We have become used to the publication of important regulatory changes on and after 15 December each year, but 2017 set a new “record” which will be hard to beat.
We will be sharing this information in small dosages so as not to scare you out of the industry with a leg(th)al overdose.
The draft Insurance Conduct Regulations and PPRs were tabled in Parliament on 2 November 2017. The period for Parliamentary review ended on 2 December 2017, and the final Regulations and Rules were published on 15 December 2017.
The Regulations and PPRs aim to deliver better customer outcomes across the financial sector and improve market conduct in the insurance industry by ensuring that appropriate products are provided to consumers.
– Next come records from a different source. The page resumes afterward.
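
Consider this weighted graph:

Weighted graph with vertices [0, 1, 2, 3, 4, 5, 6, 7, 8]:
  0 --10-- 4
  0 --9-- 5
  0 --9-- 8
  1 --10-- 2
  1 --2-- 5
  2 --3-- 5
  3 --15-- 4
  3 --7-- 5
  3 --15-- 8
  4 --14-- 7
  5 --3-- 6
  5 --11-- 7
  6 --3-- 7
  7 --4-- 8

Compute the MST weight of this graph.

Applying Kruskal's algorithm (sort edges by weight, add if no cycle):
  Add (1,5) w=2
  Add (2,5) w=3
  Add (5,6) w=3
  Add (6,7) w=3
  Add (7,8) w=4
  Add (3,5) w=7
  Add (0,5) w=9
  Skip (0,8) w=9 (creates cycle)
  Add (0,4) w=10
  Skip (1,2) w=10 (creates cycle)
  Skip (5,7) w=11 (creates cycle)
  Skip (4,7) w=14 (creates cycle)
  Skip (3,4) w=15 (creates cycle)
  Skip (3,8) w=15 (creates cycle)
MST weight = 41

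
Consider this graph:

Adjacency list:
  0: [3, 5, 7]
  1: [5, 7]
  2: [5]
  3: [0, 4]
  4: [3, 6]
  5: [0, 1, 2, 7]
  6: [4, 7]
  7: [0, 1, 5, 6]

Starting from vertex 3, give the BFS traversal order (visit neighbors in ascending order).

BFS from vertex 3 (neighbors processed in ascending order):
Visit order: 3, 0, 4, 5, 7, 6, 1, 2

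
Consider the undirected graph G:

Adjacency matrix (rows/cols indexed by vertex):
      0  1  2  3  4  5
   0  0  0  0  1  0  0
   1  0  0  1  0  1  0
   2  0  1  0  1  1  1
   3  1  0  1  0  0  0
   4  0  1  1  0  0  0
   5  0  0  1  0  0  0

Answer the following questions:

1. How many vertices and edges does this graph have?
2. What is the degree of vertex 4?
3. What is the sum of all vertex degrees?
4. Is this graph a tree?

Count: 6 vertices, 6 edges.
Vertex 4 has neighbors [1, 2], degree = 2.
Handshaking lemma: 2 * 6 = 12.
A tree on 6 vertices has 5 edges. This graph has 6 edges (1 extra). Not a tree.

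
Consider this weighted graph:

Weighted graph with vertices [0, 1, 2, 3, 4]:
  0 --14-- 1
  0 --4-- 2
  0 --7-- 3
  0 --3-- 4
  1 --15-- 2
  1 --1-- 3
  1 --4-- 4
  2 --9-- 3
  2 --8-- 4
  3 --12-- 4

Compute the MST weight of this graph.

Applying Kruskal's algorithm (sort edges by weight, add if no cycle):
  Add (1,3) w=1
  Add (0,4) w=3
  Add (0,2) w=4
  Add (1,4) w=4
  Skip (0,3) w=7 (creates cycle)
  Skip (2,4) w=8 (creates cycle)
  Skip (2,3) w=9 (creates cycle)
  Skip (3,4) w=12 (creates cycle)
  Skip (0,1) w=14 (creates cycle)
  Skip (1,2) w=15 (creates cycle)
MST weight = 12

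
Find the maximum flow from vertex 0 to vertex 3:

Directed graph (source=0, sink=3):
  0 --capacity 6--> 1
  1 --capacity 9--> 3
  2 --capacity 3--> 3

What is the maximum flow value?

Computing max flow:
  Flow on (0->1): 6/6
  Flow on (1->3): 6/9
Maximum flow = 6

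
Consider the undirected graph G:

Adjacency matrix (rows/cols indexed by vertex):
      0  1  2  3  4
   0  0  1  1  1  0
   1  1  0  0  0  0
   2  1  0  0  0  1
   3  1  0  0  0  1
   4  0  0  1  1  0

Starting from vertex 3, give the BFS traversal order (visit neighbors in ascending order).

BFS from vertex 3 (neighbors processed in ascending order):
Visit order: 3, 0, 4, 1, 2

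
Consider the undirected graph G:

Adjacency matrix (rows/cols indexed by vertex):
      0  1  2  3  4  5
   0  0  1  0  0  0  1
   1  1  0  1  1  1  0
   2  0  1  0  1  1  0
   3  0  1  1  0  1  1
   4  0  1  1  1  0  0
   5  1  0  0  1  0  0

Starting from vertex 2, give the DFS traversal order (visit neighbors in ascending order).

DFS from vertex 2 (neighbors processed in ascending order):
Visit order: 2, 1, 0, 5, 3, 4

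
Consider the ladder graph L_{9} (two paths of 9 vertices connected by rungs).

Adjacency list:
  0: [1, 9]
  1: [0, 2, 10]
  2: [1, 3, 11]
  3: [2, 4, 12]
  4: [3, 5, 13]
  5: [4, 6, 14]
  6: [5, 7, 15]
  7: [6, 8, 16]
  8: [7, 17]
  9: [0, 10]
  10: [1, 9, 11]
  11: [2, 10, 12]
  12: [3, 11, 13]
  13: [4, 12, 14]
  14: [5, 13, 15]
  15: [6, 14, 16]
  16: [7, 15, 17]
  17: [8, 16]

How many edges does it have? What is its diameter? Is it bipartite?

Ladder graph L_{9}: 9 rungs + 2 * (9-1) path edges = 9 + 16 = 25 edges.
Diameter = 9.
Ladder graphs are bipartite (alternating coloring along each path).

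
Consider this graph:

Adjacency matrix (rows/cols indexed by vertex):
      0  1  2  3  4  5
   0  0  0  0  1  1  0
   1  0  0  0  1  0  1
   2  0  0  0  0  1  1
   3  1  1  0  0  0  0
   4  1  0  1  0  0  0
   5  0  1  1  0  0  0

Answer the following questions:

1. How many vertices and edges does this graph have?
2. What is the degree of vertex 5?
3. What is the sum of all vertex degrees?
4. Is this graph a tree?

Count: 6 vertices, 6 edges.
Vertex 5 has neighbors [1, 2], degree = 2.
Handshaking lemma: 2 * 6 = 12.
A tree on 6 vertices has 5 edges. This graph has 6 edges (1 extra). Not a tree.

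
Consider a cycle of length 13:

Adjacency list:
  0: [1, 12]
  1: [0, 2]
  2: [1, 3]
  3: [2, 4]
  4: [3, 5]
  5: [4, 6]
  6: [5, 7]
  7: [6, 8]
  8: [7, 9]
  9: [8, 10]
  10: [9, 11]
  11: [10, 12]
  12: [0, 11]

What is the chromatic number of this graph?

This is an odd cycle (C_13). Odd cycles are not bipartite (any 2-coloring forces two adjacent vertices to match), and 3 colors suffice.
Chromatic number = 3.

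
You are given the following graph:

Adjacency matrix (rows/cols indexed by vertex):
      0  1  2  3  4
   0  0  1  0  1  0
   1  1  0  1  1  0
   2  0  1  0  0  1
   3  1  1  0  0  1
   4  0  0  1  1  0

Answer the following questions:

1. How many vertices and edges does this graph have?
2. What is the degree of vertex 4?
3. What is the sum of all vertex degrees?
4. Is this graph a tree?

Count: 5 vertices, 6 edges.
Vertex 4 has neighbors [2, 3], degree = 2.
Handshaking lemma: 2 * 6 = 12.
A tree on 5 vertices has 4 edges. This graph has 6 edges (2 extra). Not a tree.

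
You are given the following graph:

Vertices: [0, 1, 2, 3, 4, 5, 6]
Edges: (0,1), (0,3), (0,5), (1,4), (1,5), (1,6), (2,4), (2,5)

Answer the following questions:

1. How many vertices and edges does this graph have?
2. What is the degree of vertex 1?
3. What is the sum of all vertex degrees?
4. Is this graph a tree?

Count: 7 vertices, 8 edges.
Vertex 1 has neighbors [0, 4, 5, 6], degree = 4.
Handshaking lemma: 2 * 8 = 16.
A tree on 7 vertices has 6 edges. This graph has 8 edges (2 extra). Not a tree.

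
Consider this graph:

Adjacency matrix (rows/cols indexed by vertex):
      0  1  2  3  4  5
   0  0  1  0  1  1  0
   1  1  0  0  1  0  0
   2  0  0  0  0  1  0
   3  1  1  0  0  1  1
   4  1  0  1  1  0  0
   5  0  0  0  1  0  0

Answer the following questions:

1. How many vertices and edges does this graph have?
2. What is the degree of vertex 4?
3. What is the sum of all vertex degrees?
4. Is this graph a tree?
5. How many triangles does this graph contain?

Count: 6 vertices, 7 edges.
Vertex 4 has neighbors [0, 2, 3], degree = 3.
Handshaking lemma: 2 * 7 = 14.
A tree on 6 vertices has 5 edges. This graph has 7 edges (2 extra). Not a tree.
Number of triangles = 2.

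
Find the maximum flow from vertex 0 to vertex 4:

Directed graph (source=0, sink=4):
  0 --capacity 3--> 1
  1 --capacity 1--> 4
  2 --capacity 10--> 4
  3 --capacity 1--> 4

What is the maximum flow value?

Computing max flow:
  Flow on (0->1): 1/3
  Flow on (1->4): 1/1
Maximum flow = 1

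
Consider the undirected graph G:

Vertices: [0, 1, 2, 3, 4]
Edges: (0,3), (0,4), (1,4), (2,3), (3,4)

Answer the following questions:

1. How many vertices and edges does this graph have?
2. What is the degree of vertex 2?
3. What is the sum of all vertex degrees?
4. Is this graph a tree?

Count: 5 vertices, 5 edges.
Vertex 2 has neighbors [3], degree = 1.
Handshaking lemma: 2 * 5 = 10.
A tree on 5 vertices has 4 edges. This graph has 5 edges (1 extra). Not a tree.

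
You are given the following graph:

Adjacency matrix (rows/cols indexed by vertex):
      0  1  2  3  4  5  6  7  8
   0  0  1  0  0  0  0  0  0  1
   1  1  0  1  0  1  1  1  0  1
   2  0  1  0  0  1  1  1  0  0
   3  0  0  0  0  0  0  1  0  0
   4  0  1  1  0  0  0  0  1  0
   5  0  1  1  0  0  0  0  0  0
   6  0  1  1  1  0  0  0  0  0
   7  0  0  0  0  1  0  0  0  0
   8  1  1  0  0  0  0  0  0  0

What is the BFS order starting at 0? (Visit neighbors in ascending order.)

BFS from vertex 0 (neighbors processed in ascending order):
Visit order: 0, 1, 8, 2, 4, 5, 6, 7, 3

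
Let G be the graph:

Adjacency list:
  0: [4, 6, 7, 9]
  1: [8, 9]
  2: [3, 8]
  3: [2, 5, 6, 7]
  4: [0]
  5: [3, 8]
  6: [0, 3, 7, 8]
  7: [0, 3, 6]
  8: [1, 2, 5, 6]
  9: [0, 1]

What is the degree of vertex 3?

Vertex 3 has neighbors [2, 5, 6, 7], so deg(3) = 4.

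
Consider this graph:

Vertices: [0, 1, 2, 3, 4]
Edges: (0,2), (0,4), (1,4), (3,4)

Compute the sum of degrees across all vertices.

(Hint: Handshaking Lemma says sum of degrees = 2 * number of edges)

Count edges: 4 edges.
By Handshaking Lemma: sum of degrees = 2 * 4 = 8.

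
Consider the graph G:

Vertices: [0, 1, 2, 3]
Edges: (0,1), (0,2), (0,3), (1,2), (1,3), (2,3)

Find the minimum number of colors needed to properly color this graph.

The graph has a maximum clique of size 4 (lower bound on chromatic number).
A valid 4-coloring: {0: 0, 1: 1, 2: 2, 3: 3}.
Chromatic number = 4.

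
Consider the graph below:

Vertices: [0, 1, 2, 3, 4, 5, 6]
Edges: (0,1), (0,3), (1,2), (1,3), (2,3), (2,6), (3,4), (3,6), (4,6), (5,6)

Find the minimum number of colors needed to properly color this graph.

The graph has a maximum clique of size 3 (lower bound on chromatic number).
A valid 3-coloring: {0: 2, 1: 1, 2: 2, 3: 0, 4: 2, 5: 0, 6: 1}.
Chromatic number = 3.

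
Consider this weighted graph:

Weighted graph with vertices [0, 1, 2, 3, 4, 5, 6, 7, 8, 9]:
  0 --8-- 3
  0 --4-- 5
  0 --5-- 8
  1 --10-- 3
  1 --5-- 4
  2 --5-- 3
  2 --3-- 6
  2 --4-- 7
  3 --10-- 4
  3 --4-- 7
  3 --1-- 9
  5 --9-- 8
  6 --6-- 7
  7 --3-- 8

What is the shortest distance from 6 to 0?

Using Dijkstra's algorithm from vertex 6:
Shortest path: 6 -> 7 -> 8 -> 0
Total weight: 6 + 3 + 5 = 14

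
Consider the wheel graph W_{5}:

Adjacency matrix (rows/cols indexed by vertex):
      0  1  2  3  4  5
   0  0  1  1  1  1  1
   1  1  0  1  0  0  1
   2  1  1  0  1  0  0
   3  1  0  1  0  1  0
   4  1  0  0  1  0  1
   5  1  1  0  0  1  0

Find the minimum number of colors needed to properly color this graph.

W_{5} = C_{5} plus a hub adjacent to every cycle vertex.
The outer cycle needs 3 colors (odd cycle); the hub is adjacent to all of them so needs a fresh color.
Chromatic number = 3 + 1 = 4.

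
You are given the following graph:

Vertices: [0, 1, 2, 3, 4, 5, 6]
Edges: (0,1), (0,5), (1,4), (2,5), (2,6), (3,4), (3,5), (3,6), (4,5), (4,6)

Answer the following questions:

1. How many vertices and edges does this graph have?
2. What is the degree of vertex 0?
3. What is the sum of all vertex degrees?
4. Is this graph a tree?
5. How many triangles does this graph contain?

Count: 7 vertices, 10 edges.
Vertex 0 has neighbors [1, 5], degree = 2.
Handshaking lemma: 2 * 10 = 20.
A tree on 7 vertices has 6 edges. This graph has 10 edges (4 extra). Not a tree.
Number of triangles = 2.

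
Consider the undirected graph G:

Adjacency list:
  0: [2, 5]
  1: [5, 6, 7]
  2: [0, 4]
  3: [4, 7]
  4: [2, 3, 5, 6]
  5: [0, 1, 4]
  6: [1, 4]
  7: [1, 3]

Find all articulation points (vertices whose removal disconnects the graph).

No articulation points. The graph is biconnected.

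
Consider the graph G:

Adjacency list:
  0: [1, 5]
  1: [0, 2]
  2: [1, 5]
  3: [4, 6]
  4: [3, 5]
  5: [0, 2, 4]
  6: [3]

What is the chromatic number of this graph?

The graph has a maximum clique of size 2 (lower bound on chromatic number).
A valid 2-coloring: {0: 1, 1: 0, 2: 1, 3: 0, 4: 1, 5: 0, 6: 1}.
Chromatic number = 2.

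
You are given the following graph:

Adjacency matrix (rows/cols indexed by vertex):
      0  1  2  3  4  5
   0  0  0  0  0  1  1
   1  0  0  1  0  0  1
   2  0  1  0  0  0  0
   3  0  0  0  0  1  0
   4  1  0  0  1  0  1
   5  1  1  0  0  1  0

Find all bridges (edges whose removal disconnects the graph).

A bridge is an edge whose removal increases the number of connected components.
Bridges found: (1,2), (1,5), (3,4)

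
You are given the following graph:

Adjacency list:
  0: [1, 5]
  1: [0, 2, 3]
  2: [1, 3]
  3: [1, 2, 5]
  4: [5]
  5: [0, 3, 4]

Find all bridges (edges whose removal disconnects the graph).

A bridge is an edge whose removal increases the number of connected components.
Bridges found: (4,5)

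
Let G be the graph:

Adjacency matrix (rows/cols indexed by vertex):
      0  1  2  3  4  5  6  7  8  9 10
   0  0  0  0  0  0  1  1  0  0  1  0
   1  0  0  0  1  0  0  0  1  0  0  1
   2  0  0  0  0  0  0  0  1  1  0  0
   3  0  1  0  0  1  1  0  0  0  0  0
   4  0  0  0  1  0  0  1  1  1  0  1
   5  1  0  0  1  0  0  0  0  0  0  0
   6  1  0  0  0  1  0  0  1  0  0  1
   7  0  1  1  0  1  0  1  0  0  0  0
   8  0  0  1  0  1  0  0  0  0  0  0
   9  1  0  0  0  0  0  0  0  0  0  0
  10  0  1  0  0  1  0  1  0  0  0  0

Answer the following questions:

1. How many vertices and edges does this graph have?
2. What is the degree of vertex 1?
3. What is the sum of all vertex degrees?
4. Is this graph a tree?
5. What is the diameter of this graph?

Count: 11 vertices, 16 edges.
Vertex 1 has neighbors [3, 7, 10], degree = 3.
Handshaking lemma: 2 * 16 = 32.
A tree on 11 vertices has 10 edges. This graph has 16 edges (6 extra). Not a tree.
Diameter (longest shortest path) = 4.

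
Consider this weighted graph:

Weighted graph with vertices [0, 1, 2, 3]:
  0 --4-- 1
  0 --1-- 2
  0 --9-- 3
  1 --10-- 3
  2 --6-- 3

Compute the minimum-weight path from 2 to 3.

Using Dijkstra's algorithm from vertex 2:
Shortest path: 2 -> 3
Total weight: 6 = 6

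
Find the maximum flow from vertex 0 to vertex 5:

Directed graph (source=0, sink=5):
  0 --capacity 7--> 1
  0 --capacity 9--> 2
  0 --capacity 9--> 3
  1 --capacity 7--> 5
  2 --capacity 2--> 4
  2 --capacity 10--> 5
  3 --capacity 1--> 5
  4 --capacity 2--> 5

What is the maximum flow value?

Computing max flow:
  Flow on (0->1): 7/7
  Flow on (0->2): 9/9
  Flow on (0->3): 1/9
  Flow on (1->5): 7/7
  Flow on (2->5): 9/10
  Flow on (3->5): 1/1
Maximum flow = 17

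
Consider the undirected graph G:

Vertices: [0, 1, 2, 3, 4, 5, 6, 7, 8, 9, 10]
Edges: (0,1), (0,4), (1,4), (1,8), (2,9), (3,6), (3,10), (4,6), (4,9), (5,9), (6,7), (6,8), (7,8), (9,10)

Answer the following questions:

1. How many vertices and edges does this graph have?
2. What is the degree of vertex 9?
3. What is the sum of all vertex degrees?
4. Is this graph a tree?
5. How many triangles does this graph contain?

Count: 11 vertices, 14 edges.
Vertex 9 has neighbors [2, 4, 5, 10], degree = 4.
Handshaking lemma: 2 * 14 = 28.
A tree on 11 vertices has 10 edges. This graph has 14 edges (4 extra). Not a tree.
Number of triangles = 2.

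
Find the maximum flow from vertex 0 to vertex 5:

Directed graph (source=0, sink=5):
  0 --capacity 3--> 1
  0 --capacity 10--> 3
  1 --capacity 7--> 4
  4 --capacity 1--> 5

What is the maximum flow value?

Computing max flow:
  Flow on (0->1): 1/3
  Flow on (1->4): 1/7
  Flow on (4->5): 1/1
Maximum flow = 1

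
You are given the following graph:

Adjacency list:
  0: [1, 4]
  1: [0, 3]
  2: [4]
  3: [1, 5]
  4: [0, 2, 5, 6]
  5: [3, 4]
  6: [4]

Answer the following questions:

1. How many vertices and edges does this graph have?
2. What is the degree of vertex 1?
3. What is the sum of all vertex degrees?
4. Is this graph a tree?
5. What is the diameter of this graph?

Count: 7 vertices, 7 edges.
Vertex 1 has neighbors [0, 3], degree = 2.
Handshaking lemma: 2 * 7 = 14.
A tree on 7 vertices has 6 edges. This graph has 7 edges (1 extra). Not a tree.
Diameter (longest shortest path) = 3.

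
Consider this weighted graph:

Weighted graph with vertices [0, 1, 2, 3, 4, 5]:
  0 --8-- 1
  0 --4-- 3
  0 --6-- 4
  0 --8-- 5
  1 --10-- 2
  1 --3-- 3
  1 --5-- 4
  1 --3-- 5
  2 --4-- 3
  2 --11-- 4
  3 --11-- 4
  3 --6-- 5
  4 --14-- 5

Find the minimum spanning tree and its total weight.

Applying Kruskal's algorithm (sort edges by weight, add if no cycle):
  Add (1,3) w=3
  Add (1,5) w=3
  Add (0,3) w=4
  Add (2,3) w=4
  Add (1,4) w=5
  Skip (0,4) w=6 (creates cycle)
  Skip (3,5) w=6 (creates cycle)
  Skip (0,1) w=8 (creates cycle)
  Skip (0,5) w=8 (creates cycle)
  Skip (1,2) w=10 (creates cycle)
  Skip (2,4) w=11 (creates cycle)
  Skip (3,4) w=11 (creates cycle)
  Skip (4,5) w=14 (creates cycle)
MST weight = 19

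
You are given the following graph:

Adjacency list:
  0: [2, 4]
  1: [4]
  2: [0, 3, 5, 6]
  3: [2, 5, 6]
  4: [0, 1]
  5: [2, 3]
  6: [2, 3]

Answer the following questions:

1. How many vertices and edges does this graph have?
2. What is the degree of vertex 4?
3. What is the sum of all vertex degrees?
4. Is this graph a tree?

Count: 7 vertices, 8 edges.
Vertex 4 has neighbors [0, 1], degree = 2.
Handshaking lemma: 2 * 8 = 16.
A tree on 7 vertices has 6 edges. This graph has 8 edges (2 extra). Not a tree.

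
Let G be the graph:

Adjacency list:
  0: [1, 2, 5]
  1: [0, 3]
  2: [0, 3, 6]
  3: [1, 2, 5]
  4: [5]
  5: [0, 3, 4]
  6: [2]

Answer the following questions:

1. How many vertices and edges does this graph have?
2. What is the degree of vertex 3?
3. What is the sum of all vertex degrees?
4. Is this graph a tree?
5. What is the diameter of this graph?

Count: 7 vertices, 8 edges.
Vertex 3 has neighbors [1, 2, 5], degree = 3.
Handshaking lemma: 2 * 8 = 16.
A tree on 7 vertices has 6 edges. This graph has 8 edges (2 extra). Not a tree.
Diameter (longest shortest path) = 4.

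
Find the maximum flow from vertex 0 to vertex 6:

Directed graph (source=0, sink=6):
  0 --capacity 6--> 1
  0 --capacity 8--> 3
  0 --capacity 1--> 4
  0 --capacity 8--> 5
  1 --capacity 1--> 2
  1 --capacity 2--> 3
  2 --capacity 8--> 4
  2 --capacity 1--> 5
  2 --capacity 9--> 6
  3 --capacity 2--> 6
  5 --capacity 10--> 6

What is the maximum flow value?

Computing max flow:
  Flow on (0->1): 3/6
  Flow on (0->5): 8/8
  Flow on (1->2): 1/1
  Flow on (1->3): 2/2
  Flow on (2->6): 1/9
  Flow on (3->6): 2/2
  Flow on (5->6): 8/10
Maximum flow = 11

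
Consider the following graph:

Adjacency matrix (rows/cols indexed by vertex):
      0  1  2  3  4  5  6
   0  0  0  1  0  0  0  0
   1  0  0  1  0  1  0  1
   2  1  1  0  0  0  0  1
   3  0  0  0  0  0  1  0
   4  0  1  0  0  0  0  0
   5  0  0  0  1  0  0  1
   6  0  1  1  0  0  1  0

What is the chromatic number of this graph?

The graph has a maximum clique of size 3 (lower bound on chromatic number).
A valid 3-coloring: {0: 0, 1: 0, 2: 1, 3: 1, 4: 1, 5: 0, 6: 2}.
Chromatic number = 3.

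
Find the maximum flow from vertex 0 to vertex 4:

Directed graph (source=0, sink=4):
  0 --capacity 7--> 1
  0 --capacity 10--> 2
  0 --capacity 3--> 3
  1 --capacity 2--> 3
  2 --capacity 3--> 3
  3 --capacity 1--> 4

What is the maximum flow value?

Computing max flow:
  Flow on (0->2): 1/10
  Flow on (2->3): 1/3
  Flow on (3->4): 1/1
Maximum flow = 1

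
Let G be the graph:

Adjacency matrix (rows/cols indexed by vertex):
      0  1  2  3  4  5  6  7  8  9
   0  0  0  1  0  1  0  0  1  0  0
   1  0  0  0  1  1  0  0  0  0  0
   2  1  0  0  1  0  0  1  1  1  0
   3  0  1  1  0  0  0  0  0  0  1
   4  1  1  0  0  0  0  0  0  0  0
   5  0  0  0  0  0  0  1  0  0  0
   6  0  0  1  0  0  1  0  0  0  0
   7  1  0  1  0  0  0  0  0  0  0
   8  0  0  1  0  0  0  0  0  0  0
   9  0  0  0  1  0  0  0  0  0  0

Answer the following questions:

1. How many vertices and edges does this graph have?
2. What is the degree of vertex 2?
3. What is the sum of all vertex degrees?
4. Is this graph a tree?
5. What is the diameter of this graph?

Count: 10 vertices, 11 edges.
Vertex 2 has neighbors [0, 3, 6, 7, 8], degree = 5.
Handshaking lemma: 2 * 11 = 22.
A tree on 10 vertices has 9 edges. This graph has 11 edges (2 extra). Not a tree.
Diameter (longest shortest path) = 4.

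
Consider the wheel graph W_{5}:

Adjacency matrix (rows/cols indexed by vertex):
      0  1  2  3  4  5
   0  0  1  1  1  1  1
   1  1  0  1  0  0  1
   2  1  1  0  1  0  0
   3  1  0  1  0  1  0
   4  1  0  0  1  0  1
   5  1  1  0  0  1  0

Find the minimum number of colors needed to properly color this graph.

W_{5} = C_{5} plus a hub adjacent to every cycle vertex.
The outer cycle needs 3 colors (odd cycle); the hub is adjacent to all of them so needs a fresh color.
Chromatic number = 3 + 1 = 4.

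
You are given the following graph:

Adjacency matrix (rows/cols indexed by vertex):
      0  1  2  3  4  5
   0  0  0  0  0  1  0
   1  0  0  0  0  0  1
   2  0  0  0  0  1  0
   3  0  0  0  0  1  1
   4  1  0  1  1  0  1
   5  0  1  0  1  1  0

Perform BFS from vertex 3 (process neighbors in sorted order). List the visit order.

BFS from vertex 3 (neighbors processed in ascending order):
Visit order: 3, 4, 5, 0, 2, 1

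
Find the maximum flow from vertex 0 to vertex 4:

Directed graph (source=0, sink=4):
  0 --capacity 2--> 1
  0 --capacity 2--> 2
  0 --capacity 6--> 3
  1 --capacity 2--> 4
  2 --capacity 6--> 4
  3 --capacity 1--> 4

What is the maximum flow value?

Computing max flow:
  Flow on (0->1): 2/2
  Flow on (0->2): 2/2
  Flow on (0->3): 1/6
  Flow on (1->4): 2/2
  Flow on (2->4): 2/6
  Flow on (3->4): 1/1
Maximum flow = 5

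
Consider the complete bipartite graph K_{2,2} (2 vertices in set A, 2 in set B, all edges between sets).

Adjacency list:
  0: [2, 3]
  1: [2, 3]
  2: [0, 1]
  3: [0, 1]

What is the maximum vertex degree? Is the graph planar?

Set-A vertices have degree 2; set-B vertices have degree 2. Maximum degree = max(2,2) = 2.
min(2,2) <= 2, so K_{2,2} avoids a K_{3,3} subdivision and is planar.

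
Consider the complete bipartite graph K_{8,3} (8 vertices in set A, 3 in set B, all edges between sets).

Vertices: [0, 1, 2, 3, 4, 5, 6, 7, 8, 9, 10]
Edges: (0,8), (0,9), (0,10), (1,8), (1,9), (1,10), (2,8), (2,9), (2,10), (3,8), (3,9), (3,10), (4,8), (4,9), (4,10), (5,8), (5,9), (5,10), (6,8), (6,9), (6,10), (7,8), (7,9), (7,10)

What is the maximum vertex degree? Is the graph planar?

Set-A vertices have degree 3; set-B vertices have degree 8. Maximum degree = max(8,3) = 8.
K_{8,3} contains K_{3,3} as a subgraph (since both sides have >= 3 vertices); by Kuratowski's theorem it is not planar.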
The proposed reforms also address conduct of business risks and abuses that were identified through supervision. A more detailed review of the Regulations will form part of the broader review of all conduct of business legislative frameworks across the various sectors regulated by the future Financial Sector Conduct Authority as part of the Twin Peaks reforms.
Background to the Regulations and PPRs
The conduct of business reforms that will be given effect through the Regulations and PPRs relate to –
- Phase 1 of the 2014 Retail Distribution Review (“RDR”) which proposes a number of improvements to how financial products are distributed and sold, including principles for remuneration of intermediaries to address conflicts of interest (especially those relating to advisors representing both insurers and the consumer), ensuring that insurers who outsource critical functions remain ultimately responsible for those functions, and curbing poor advice and intermediary practices.
- Improvements to the requirements for binder agreements in support of the RDR which limit who may enter into a binder agreement, what sort of activity may be outsourced and what remuneration may be paid in a binder agreement, so as to address conflicts of interest.
- Addressing identified concerns with respect to consumer abuses in the consumer credit insurance market. The amended Regulations and PPRs introduce alignment with planned dti Regulations dealing with caps on mandatory credit life premiums, as well as introducing a range of principles and requirements on fair treatment of policyholders that also apply to consumer credit insurance products.
- Improving policyholder protection in the Ombud system by compelling the insurer to display Ombud information to policyholders, keeping records of complaints and requiring cooperation with the insurance Ombuds.
- The introduction of requirements for claims management procedures, monitoring and analysis of complaints and the reporting of complaints information to the regulator and Ombuds.
- Regulations on Advertising, Brochures and Similar designed to ensure fair and not-misleading communication with potential policyholders.
- Appropriate minimum requirements for claims management.
- Additional steps to ensure protection for policyholders, including principles to inform premiums and premium reviews, minimum data governance requirements and negative option marketing.
- Alignment with international standards in terms of the International Association of Insurance Supervisor’s Insurance Core Principles.
- Alignment, in certain respects, with the Financial Advisory and Intermediary Services Act, 2002.
- Closing regulatory gaps and effecting technical improvements to clarify the intent and purpose of certain provisions.
The Regulations also introduce changes to the maximum causal event charges that apply to legacy contractual savings policies (entered into before January 2009) in the life insurance sector. The Regulations provide for the progressive reduction over time of the maximum penalty that can be charged when a legacy policy is lapsed, surrendered, transferred or the premium reduced.
The Regulations and PPRs will take effect from 1 January 2018 with transitional provisions provided for certain sections.